Taxonomic annotation and calculation of abundance

Abundance calculation and taxonomic profiling of reads was carried out using MetaPhlAn (version: 3.0)73 at the species level.

Gene annotation. Gene functions were annotated using eggNOG-mapper (version: 2.1.7)74. Virulence factors were annotated based on information in the VFDB database (version: before JUN 2022)75. Antibiotic resistance genes were annotated using the CARD Resistance Gene Identifier (RGI, version: 5.2.1)76. BacMet2 was employed for the annotation of antibacterial biocide and metal resistance genes (version 2.0)77.

Construction of potential plasmid transfer network

Based on the number and identity of plasmids associated with different hosts, we constructed a network of putative horizontal plasmid transmission events. Specifically, a plasmid transfer event was presumed to have occurred if plasmids with the same contig were found in two or more bacterial hosts. We then refined the HGT networks to examine children of different ages, mothers, and adults.
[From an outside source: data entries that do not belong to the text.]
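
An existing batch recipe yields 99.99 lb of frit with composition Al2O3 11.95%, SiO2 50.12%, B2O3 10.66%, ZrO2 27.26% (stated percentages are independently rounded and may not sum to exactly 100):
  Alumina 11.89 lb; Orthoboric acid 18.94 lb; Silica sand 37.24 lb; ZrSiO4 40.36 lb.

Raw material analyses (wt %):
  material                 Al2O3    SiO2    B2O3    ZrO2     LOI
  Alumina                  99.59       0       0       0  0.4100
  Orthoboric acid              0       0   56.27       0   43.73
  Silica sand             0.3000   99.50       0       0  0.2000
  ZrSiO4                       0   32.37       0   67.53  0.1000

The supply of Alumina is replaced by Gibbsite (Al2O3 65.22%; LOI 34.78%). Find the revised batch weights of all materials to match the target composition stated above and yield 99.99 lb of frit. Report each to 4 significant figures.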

In these analyses, the number of HGT events, and the number of non-transmissible and transmissible plasmids that were involved in HGT events, was calculated in each individual and then compared between different groups.

Statistical analysis

To comprehensively assess plasmid dynamics within the human gut, we divided the age continuum of children into 14 groups: 0 days (newborn), 4 days (1–4 days), 1 week (4–7 days), 2 weeks (7–14 days), 3 weeks (14–21 days), 1 month (21–30 days), 2 months (30–60 days), 4 months (60–120 days), 6 months (120–180 days), 9 months (180–270 days), 12 months (270–360 days), 18 months (360–540 days), 24 months (540–720 days), and 36 months (over 720 days) (Supplementary Fig. 1b). Samples obtained from mothers were separated into 4 groups: 0 days (sampled at infant’s birth), 1 week (1 to 7 days after delivery), 1 month (8 to 30 days after delivery), and over 1 month (over 30 days after delivery).
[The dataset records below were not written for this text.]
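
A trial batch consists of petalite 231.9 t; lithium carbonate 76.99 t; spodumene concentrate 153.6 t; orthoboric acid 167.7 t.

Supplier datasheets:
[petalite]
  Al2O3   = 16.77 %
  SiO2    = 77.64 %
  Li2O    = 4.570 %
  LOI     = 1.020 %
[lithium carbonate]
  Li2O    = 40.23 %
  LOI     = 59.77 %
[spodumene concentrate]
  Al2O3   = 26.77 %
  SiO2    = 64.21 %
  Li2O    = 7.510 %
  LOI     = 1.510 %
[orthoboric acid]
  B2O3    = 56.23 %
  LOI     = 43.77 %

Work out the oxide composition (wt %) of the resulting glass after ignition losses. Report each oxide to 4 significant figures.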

All statistical analyses were conducted using Python (version: 3.7.6) with the packages “scipy.stats” (version: 1.7.3) and “skbio (version: 0.5.6). Phylogenetic signal (Pagels λ) was computed using the R package “phytools” (version: 2.0-3). Alpha and beta diversity of plasmid and bacterial communities were determined using the functions “skbio.diversity.alpha_diversity” and “skbio.diversity.beta_diversity”. Wilcoxon rank-sum tests were executed with “skbio.stats.ranksums”, and Wilcoxon signed-rank tests were carried out using “skbio.stats.wilcoxon”. Spearman correlations were assessed using “scipy.stats.spearmanr”. Ordinary least squares (OLS) regression was performed with “statsmodels.api.OLS” (version: 0.11.0). Permutational multivariate analysis of variance (PERMANOVA) and testing were conducted using “skbio.stats.ordination.pcoa” and “skbio.stats.distance.permanova” (permutations = 999). Finally, the resulting p-values were adjusted using “statsmodels.stats.multitest.fdrcorrection” as indicated in the text.
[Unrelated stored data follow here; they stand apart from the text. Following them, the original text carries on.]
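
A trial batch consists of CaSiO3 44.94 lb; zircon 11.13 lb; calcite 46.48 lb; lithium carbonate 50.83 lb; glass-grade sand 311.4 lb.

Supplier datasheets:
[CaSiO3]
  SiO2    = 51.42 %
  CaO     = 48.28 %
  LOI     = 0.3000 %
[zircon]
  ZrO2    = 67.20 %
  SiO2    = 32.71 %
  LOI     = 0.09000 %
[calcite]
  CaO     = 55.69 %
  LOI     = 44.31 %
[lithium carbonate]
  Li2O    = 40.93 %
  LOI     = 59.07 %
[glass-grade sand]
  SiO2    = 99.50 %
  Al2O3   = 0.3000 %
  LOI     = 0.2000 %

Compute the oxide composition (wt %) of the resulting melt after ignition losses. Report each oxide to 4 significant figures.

All internal work holds exact precision at all times. Values along the way are printed rounded to 4 significant figures across the worked steps. Every reported value is rounded just once; derived quantities, including five oxide percentages, glass mass, totals, yield, LOI, are rebuilt from the weighed amounts for 413.4 lb of glass in exact precision, as written in the question or the answer.
Delivered oxide masses:
  Li2O: 50.83·0.4093 = 20.80 lb
  ZrO2: 11.13·0.6720 = 7.479 lb
  SiO2: 44.94·0.5142 + 11.13·0.3271 + 311.4·0.9950 = 336.6 lb
  Al2O3: 311.4·0.003000 = 0.9342 lb
  CaO: 44.94·0.4828 + 46.48·0.5569 = 47.58 lb
LOI: 44.94·0.003000 + 11.13·9.000e-04 + 46.48·0.4431 + 50.83·0.5907 + 311.4·0.002000 = 51.39 lb
Glass mass = batch − LOI = 464.8 − 51.39 = 413.4 lb (equal to the oxide-mass sum)
percent by weight: oxide/glass ×100

Glass mass = 413.4 lb (batch 464.8 − LOI 51.39).
Composition: Li2O 5.033%, ZrO2 1.809%, SiO2 81.42%, Al2O3 0.2260%, CaO 11.51%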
When calculating the impact of microbiome structure on gut plasmids, we clustered the microbiome community into 92 groups based on their abundance in all samples, using “sklearn.cluster.AgglomerativeClustering” (version: 0.0) with “distance threshold = 0.7”.

Reporting summary

Further information on research design is available in the Nature Portfolio Reporting Summary linked to this article.